Sakshi Malik
Woman wrestler Sakshi Malik proudly showing off her bronze medal after a brave performance to help India finish at the podium for the first time in Rio Olympics.IANS

Indian women played an important role in helping the nation win two medals in Rio Olympics. PV Sindhu won silver in badminton and Sakshi Malik clinched bronze in wrestling, but the latter feels that she could have done much better in the event. Sakshi also received a hero's welcome at the Indira Gandhi International (IGI) Airport in Delhi on Wednesday.

Sakshi, who helped India win their first medal in Rio, showed some amazing skills to win bronze, winning two matches in the repechage round. Initially, she defeated Purevdorjiin Orkhon of Mongolia, and later emerged victorious against Aisuluu Tynybekova of Kyrgyztan in the all-important medal match.

The Indian did not start her bout against Tynybekova in a grand manner, going down 0-5, but she came back strongly to win the bronze medal 8-5.
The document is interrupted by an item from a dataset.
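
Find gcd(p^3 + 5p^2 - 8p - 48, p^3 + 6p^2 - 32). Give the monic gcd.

p^2 + 8p + 16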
Prior to the repechage round, Sakshi lost to Valeriia Koblova from Russia in the quarterfinals, and the Indian believes that she could have reached the finals had she not committed some minor mistakes in the round of eight bout.

"My 12-year long dream has been fulfilled. I could have got silver medal as well. I could have reached the finals. I had a fight with Russia at the time of qualifying. So, I had a belief that if I would fight well, I could reach the finals. But I lost the bout because of my minor mistakes," ANI quoted Sakshi as saying.

The Indian government has already recognised her special feat, and the wrestler will be conferred with the country's highest sporting honour, Rajiv Gandhi Khel Ratna. Other Rio 2016 athletes like PV Sindhu, Dipa Karmakar and Jitu Rai will also be awarded the prestigious award.

Sakshi, who is just 23, has a good future ahead of her, and can aim for better performances in major world events including the 2020 Tokyo Olympics. The quadrennial event in Rio was her maiden appearance, and there might have been nerves for the wrestler, but four years down the line in Tokyo, greater things will be expected from the Indian.